Ms Geddes said that the study came to 20 conclusions, among them that the landscape setting of St Andrews is crucial to its setting and must be protected and enhanced.

She also referred to the stated need for containment of the spread of the town, with a green belt to be seriously considered as way of achieving this.

The director’s hard-hitting comments come at a time when anger has been expressed over Fife Council’s decision to take the three applications for Kingask, Feddinch and Scooniehill out of the hands of locally elected councillors.

The town’s preservation trust has already appealed for the whole issue to be called in and dealt with by the Scottish Office, and next week the community council will follow suit.

Questions have been raised over the Labour administration’s partiality and the way the authority has handled the matter procedurally.

Ms Geddes said that if the applications were approved, there would be a “dramatic effect” on the visual amenity and setting of the town, and even individually the effect would be significant.

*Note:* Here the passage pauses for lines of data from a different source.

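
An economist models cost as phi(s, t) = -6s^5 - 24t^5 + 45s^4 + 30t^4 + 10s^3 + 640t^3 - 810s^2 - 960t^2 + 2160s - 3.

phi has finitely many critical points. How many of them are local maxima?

phi separates as a function of s plus a function of t, so ∇phi=0 decouples.
∂phi/∂s = -30(s - 4)(s - 3)(s - 2)(s + 3) = 0 at s ∈ {-3, 2, 3, 4}; ∂phi/∂t = -120t(t - 4)(t - 1)(t + 4) = 0 at t ∈ {-4, 0, 1, 4}.
The Hessian is diagonal: diag(phi_ss, phi_tt). Second derivatives: phi_ss(-3)=6300, phi_ss(2)=-300, phi_ss(3)=180, phi_ss(4)=-420; phi_tt(-4)=19200, phi_tt(0)=-1920, phi_tt(1)=1800, phi_tt(4)=-11520.
Local maxima occur where both diagonal entries negative: (2, 0), (2, 4), (4, 0), (4, 4). Count: 4.

4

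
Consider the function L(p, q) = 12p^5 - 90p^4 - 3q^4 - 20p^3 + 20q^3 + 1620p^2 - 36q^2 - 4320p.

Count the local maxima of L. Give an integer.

4

L separates as a function of p plus a function of q, so ∇L=0 decouples.
∂L/∂p = 60(p - 4)(p - 3)(p - 2)(p + 3) = 0 at p ∈ {-3, 2, 3, 4}; ∂L/∂q = -12q(q - 3)(q - 2) = 0 at q ∈ {0, 2, 3}.
The Hessian is diagonal: diag(L_pp, L_qq). Second derivatives: L_pp(-3)=-12600, L_pp(2)=600, L_pp(3)=-360, L_pp(4)=840; L_qq(0)=-72, L_qq(2)=24, L_qq(3)=-36.
Local maxima occur where both diagonal entries negative: (-3, 0), (-3, 3), (3, 0), (3, 3). Count: 4.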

The director said that APRS would be submitting comments to Fife Council in relation to the local plan, the strategic study, the transportation strategy, the tourism management plan and a landscape character assessment.

“APRS accepts that golf courses need not unduly change the landscape and golf courses can, and do, exist happily within green belts,” said Ms Geddes. “It is the view of the association that this number of new golf courses, if approved, would destroy the character of the landscape whether designated green belt or not.

“Most worrying are the buildings proposed in association with the developments. Hotels and lodge accommodation cannot be built without irreversible damage to the countryside.”